Mit Fertigstellung der neuen Forschungsanlage für Laser Shock Peening tätigt die ZAL GmbH die bislang größte Investition für die Erforschung neuer Technologien.  Das als Laser Shock Peening bezeichnete Verfahren zur Oberflächenbearbeitung von metallischen Strukturbauteilen, dient der Verzögerung von Alterungsprozessen einzelner ermüdungskritischer Flugzeugbauteile. Darüber hinaus bietet das Verfahren neue Möglichkeiten zur werkzeuglosen Herstellung von Freiformen von großflächigen und dünnwandigen Blechen.

Die Anlage stellt eine der modernsten Infrastrukturen zur mechanischen Oberflächenbearbeitung mittels Laserlicht dar.
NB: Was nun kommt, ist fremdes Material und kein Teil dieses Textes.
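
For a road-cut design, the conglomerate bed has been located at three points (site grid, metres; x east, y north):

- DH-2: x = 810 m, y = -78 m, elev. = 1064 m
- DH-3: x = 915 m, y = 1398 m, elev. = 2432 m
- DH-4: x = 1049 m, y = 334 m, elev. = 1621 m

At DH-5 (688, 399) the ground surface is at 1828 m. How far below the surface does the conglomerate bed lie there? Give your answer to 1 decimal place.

Two edge vectors: DH-2→DH-3 = (105, 1476, 1368), DH-2→DH-4 = (239, 412, 557).
Normal n = (DH-2→DH-3) × (DH-2→DH-4) = (258516, 268467, -309504).
So ∂z/∂x = −n_x/n_z = 0.835259 and ∂z/∂y = −n_y/n_z = 0.867410.
Intercept c from DH-2: 1064 − 676.56 + 67.66 = 455.10.
At (688, 399): z_contact = 574.66 + 346.10 + 455.10 = 1375.85 m.
Depth below ground = 1828 − 1375.85 = 452.1 m.

452.1 m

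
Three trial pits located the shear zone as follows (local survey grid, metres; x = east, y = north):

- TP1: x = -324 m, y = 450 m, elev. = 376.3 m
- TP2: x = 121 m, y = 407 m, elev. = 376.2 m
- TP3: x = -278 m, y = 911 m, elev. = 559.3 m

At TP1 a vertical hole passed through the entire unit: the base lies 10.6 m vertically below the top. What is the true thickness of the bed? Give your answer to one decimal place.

9.9 m

Two edge vectors: TP1→TP2 = (445, -43, -0.1), TP1→TP3 = (46, 461, 183).
Normal n = (TP1→TP2) × (TP1→TP3) = (-7822.9, -81439.6, 207123).
So ∂z/∂x = −n_x/n_z = 0.03777 and ∂z/∂y = −n_y/n_z = 0.39319.
|∇z| = √(a²+b²) = 0.39500, so dip δ = arctan(0.39500) = 21.55°.
True thickness = vertical thickness × cos δ = 10.6 × cos 21.55° = 9.9 m.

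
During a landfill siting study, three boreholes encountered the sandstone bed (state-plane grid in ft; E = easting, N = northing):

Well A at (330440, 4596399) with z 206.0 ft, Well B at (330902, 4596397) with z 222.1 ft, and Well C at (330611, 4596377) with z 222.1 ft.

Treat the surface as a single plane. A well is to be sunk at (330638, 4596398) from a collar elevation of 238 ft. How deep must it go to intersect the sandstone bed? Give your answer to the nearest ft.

25 ft

Let the plane be z = a·E + b·N + c.
Well B−Well A: 462a − 2b = 16.1;  Well C−Well A: 171a − 22b = 16.1.
Solving gives a = 0.03278355, b = −0.47700061.
Then c = 206 − a·330440 − b·4596399 = 2181858.14.
At (330638, 4596398): z_contact = 10839.5 − 2192484.7 + 2181858.14 = 213.0 ft.
Depth below ground = 238 − 213.0 = 25 ft.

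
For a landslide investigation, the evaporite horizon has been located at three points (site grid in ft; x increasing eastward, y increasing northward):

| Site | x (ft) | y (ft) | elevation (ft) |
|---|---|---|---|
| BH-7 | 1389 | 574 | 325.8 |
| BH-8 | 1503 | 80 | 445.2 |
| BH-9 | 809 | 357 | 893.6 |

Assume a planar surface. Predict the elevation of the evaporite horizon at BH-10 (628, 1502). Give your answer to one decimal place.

Let the plane be z = a·x + b·y + c.
BH-8−BH-7: 114a − 494b = 119.4;  BH-9−BH-7: −580a − 217b = 567.8.
Solving gives a = −0.817918, b = −0.430451.
Then c = 325.8 − a·1389 − b·574 = 1708.97.
At (628, 1502): z = −513.7 − 646.5 + 1708.97 = 548.8 ft.

548.8 ft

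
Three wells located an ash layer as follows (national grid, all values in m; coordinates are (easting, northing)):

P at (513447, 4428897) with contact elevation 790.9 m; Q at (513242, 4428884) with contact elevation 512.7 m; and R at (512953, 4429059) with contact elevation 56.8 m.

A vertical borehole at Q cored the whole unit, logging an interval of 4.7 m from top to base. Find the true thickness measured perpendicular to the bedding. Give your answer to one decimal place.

Two edge vectors: P→Q = (-205, -13, -278.2), P→R = (-494, 162, -734.1).
Normal n = (P→Q) × (P→R) = (54611.7, -13059.7, -39632).
So ∂z/∂E = −n_x/n_z = 1.37797 and ∂z/∂N = −n_y/n_z = −0.32952.
|∇z| = √(a²+b²) = 1.41682, so dip δ = arctan(1.41682) = 54.79°.
True thickness = vertical thickness × cos δ = 4.7 × cos 54.79° = 2.7 m.

2.7 m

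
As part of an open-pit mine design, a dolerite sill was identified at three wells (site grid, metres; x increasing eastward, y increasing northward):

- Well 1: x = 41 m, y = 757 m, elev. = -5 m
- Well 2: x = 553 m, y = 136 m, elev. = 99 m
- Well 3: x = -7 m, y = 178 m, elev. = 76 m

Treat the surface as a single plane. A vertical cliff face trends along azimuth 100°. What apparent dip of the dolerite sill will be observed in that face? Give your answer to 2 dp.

Let the plane be z = a·x + b·y + c.
Well 2−Well 1: 512a − 621b = 104;  Well 3−Well 1: −48a − 579b = 81.
Solving gives a = 0.03039, b = −0.14242.
Unit vector along 100° is (sin 100°, cos 100°) = (0.9848, -0.1736).
Slope in that direction = a·(0.9848) + b·(-0.1736) = 0.05466.
Apparent dip = arctan|0.05466| = 3.13° (true dip is 8.3°, so apparent ≤ true as expected).

3.13°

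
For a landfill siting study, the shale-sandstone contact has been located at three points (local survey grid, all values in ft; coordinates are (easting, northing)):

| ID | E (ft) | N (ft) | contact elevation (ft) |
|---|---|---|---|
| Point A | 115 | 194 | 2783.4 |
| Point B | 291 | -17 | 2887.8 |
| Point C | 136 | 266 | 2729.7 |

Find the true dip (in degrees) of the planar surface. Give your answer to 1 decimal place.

Let the plane be z = a·E + b·N + c.
Point B−Point A: 176a − 211b = 104.4;  Point C−Point A: 21a + 72b = −53.7.
Solving gives a = −0.22300, b = −0.68079.
Gradient magnitude |∇z| = √(a² + b²) = √(0.04973 + 0.46348) = 0.71638.
True dip = arctan(0.71638) = 35.6°, dipping toward NNE (azimuth ≈ 018°).

35.6°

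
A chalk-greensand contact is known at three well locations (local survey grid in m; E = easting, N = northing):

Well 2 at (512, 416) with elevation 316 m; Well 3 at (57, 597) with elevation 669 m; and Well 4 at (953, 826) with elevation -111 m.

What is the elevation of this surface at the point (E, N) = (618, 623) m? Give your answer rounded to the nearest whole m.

Two edge vectors: Well 2→Well 3 = (-455, 181, 353), Well 2→Well 4 = (441, 410, -427).
Normal n = (Well 2→Well 3) × (Well 2→Well 4) = (-222017, -38612, -266371).
So ∂z/∂E = −n_x/n_z = −0.83349 and ∂z/∂N = −n_y/n_z = −0.14496.
Intercept c from Well 2: 316 + 426.75 + 60.30 = 803.05.
At (618, 623): z = −515.1 − 90.3 + 803.05 = 197.6 m.

198 m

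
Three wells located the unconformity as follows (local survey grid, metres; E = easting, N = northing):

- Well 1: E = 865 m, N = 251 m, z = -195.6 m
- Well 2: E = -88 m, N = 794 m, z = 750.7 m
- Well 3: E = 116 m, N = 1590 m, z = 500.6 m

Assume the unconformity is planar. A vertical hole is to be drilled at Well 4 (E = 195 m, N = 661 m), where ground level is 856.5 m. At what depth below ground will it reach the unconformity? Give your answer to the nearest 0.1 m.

Two edge vectors: Well 1→Well 2 = (-953, 543, 946.3), Well 1→Well 3 = (-749, 1339, 696.2).
Normal n = (Well 1→Well 2) × (Well 1→Well 3) = (-889059.1, -45300.1, -869360).
So ∂z/∂E = −n_x/n_z = −1.022659 and ∂z/∂N = −n_y/n_z = −0.052107.
Intercept c from Well 1: -195.6 + 884.60 + 13.08 = 702.08.
At (195, 661): z_contact = −199.42 − 34.44 + 702.08 = 468.22 m.
Depth below ground = 856.5 − 468.22 = 388.3 m.

388.3 m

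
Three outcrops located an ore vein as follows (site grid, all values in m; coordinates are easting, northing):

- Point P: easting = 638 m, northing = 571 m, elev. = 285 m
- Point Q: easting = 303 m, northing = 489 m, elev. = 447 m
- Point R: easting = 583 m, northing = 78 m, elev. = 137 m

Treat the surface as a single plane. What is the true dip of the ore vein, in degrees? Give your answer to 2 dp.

Let the plane be z = a·easting + b·northing + c.
Point Q−Point P: −335a − 82b = 162;  Point R−Point P: −55a − 493b = −148.
Solving gives a = −0.57270, b = 0.36409.
Gradient magnitude |∇z| = √(a² + b²) = √(0.32799 + 0.13256) = 0.67864.
True dip = arctan(0.67864) = 34.16°, dipping toward ESE (azimuth ≈ 122°).

34.16°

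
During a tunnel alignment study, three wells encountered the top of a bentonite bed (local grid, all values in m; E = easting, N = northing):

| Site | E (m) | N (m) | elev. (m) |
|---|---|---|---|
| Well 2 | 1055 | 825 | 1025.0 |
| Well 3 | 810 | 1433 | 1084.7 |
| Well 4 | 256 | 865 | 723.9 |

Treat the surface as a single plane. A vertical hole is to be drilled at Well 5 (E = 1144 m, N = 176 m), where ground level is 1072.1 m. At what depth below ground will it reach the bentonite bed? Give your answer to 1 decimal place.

Let the plane be z = a·E + b·N + c.
Well 3−Well 2: −245a + 608b = 59.7;  Well 4−Well 2: −799a + 40b = −301.1.
Solving gives a = 0.389622, b = 0.255193.
Then c = 1025 − a·1055 − b·825 = 403.41.
At (1144, 176): z_contact = 445.73 + 44.91 + 403.41 = 894.06 m.
Depth below ground = 1072.1 − 894.06 = 178.0 m.

178.0 m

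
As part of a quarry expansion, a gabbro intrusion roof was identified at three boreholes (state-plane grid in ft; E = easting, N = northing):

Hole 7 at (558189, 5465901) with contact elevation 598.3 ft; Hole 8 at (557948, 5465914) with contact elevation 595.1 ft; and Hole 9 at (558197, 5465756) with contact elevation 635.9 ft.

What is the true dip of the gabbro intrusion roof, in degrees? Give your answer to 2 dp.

Two edge vectors: Hole 7→Hole 8 = (-241, 13, -3.2), Hole 7→Hole 9 = (8, -145, 37.6).
Normal n = (Hole 7→Hole 8) × (Hole 7→Hole 9) = (24.8, 9036, 34841).
So ∂z/∂E = −n_x/n_z = −0.00071 and ∂z/∂N = −n_y/n_z = −0.25935.
Gradient magnitude |∇z| = √(a² + b²) = √(0.00000 + 0.06726) = 0.25935.
True dip = arctan(0.25935) = 14.54°, dipping toward N (azimuth ≈ 000°).

14.54°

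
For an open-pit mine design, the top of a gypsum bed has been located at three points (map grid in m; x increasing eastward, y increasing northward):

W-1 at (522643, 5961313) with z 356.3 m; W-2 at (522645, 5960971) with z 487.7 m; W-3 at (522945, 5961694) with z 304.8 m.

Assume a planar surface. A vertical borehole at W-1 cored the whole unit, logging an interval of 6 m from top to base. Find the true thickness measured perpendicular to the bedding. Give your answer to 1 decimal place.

5.4 m

Two edge vectors: W-1→W-2 = (2, -342, 131.4), W-1→W-3 = (302, 381, -51.5).
Normal n = (W-1→W-2) × (W-1→W-3) = (-32450.4, 39785.8, 104046).
So ∂z/∂x = −n_x/n_z = 0.31189 and ∂z/∂y = −n_y/n_z = −0.38239.
|∇z| = √(a²+b²) = 0.49345, so dip δ = arctan(0.49345) = 26.26°.
True thickness = vertical thickness × cos δ = 6 × cos 26.26° = 5.4 m.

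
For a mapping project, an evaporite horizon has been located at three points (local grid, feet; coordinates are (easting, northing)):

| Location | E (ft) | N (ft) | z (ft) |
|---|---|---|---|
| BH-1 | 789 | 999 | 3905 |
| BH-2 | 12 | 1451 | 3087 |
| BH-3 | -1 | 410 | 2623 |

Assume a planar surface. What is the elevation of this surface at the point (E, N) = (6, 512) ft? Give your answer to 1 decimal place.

2675.9 ft

Let the plane be z = a·E + b·N + c.
BH-2−BH-1: −777a + 452b = −818;  BH-3−BH-1: −790a − 589b = −1282.
Solving gives a = 1.302594, b = 0.429458.
Then c = 3905 − a·789 − b·999 = 2448.22.
At (6, 512): z = 7.8 + 219.9 + 2448.22 = 2675.9 ft.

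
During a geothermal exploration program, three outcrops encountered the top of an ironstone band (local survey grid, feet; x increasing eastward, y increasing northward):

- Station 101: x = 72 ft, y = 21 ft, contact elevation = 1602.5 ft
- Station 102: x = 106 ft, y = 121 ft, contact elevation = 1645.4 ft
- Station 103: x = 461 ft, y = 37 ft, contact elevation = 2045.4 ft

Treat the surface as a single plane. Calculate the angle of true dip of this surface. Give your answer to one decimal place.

48.7°

Let the plane be z = a·x + b·y + c.
Station 102−Station 101: 34a + 100b = 42.9;  Station 103−Station 101: 389a + 16b = 442.9.
Solving gives a = 1.13681, b = 0.04248.
Gradient magnitude |∇z| = √(a² + b²) = √(1.29234 + 0.00180) = 1.13761.
True dip = arctan(1.13761) = 48.7°, dipping toward W (azimuth ≈ 268°).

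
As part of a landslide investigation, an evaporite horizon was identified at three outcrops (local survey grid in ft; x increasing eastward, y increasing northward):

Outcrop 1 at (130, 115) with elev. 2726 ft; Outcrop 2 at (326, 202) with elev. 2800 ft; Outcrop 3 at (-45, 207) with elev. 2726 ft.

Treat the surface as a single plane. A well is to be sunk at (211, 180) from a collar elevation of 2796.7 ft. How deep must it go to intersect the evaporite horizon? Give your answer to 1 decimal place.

Let the plane be z = a·x + b·y + c.
Outcrop 2−Outcrop 1: 196a + 87b = 74;  Outcrop 3−Outcrop 1: −175a + 92b = 0.
Solving gives a = 0.20471, b = 0.38939.
Then c = 2726 − a·130 − b·115 = 2654.61.
At (211, 180): z_contact = 43.19 + 70.09 + 2654.61 = 2767.89 ft.
Depth below ground = 2796.7 − 2767.89 = 28.8 ft.

28.8 ft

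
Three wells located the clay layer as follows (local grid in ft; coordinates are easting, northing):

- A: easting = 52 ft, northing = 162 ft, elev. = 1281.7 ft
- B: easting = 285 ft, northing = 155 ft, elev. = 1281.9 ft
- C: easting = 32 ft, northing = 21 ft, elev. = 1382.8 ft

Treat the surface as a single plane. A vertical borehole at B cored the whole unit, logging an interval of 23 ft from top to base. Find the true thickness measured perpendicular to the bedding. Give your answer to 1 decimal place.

18.7 ft

Two edge vectors: A→B = (233, -7, 0.2), A→C = (-20, -141, 101.1).
Normal n = (A→B) × (A→C) = (-679.5, -23560.3, -32993).
So ∂z/∂easting = −n_x/n_z = −0.02060 and ∂z/∂northing = −n_y/n_z = −0.71410.
|∇z| = √(a²+b²) = 0.71440, so dip δ = arctan(0.71440) = 35.54°.
True thickness = vertical thickness × cos δ = 23 × cos 35.54° = 18.7 ft.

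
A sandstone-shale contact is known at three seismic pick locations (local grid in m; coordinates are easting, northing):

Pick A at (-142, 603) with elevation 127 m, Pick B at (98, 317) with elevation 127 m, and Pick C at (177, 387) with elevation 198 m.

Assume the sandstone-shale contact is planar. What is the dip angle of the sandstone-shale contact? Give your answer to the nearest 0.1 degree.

Two edge vectors: Pick A→Pick B = (240, -286, 0), Pick A→Pick C = (319, -216, 71).
Normal n = (Pick A→Pick B) × (Pick A→Pick C) = (-20306, -17040, 39394).
So ∂z/∂easting = −n_x/n_z = 0.51546 and ∂z/∂northing = −n_y/n_z = 0.43255.
Gradient magnitude |∇z| = √(a² + b²) = √(0.26570 + 0.18710) = 0.67290.
True dip = arctan(0.67290) = 33.9°, dipping toward SW (azimuth ≈ 230°).

33.9°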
Eine weitere Besonderheit ist dabei die Größe der Bearbeitungskammer, welche Raum für Industriebauteile bis 5 x 1 m bietet. Das Verfahren wird bereits in der Luftfahrt eingesetzt und soll mit dem neuen Standort am ZAL seine Einsatzgebiete in der Anwendung für Strukturelemente in Deutschland und darüber hinaus verbreitern.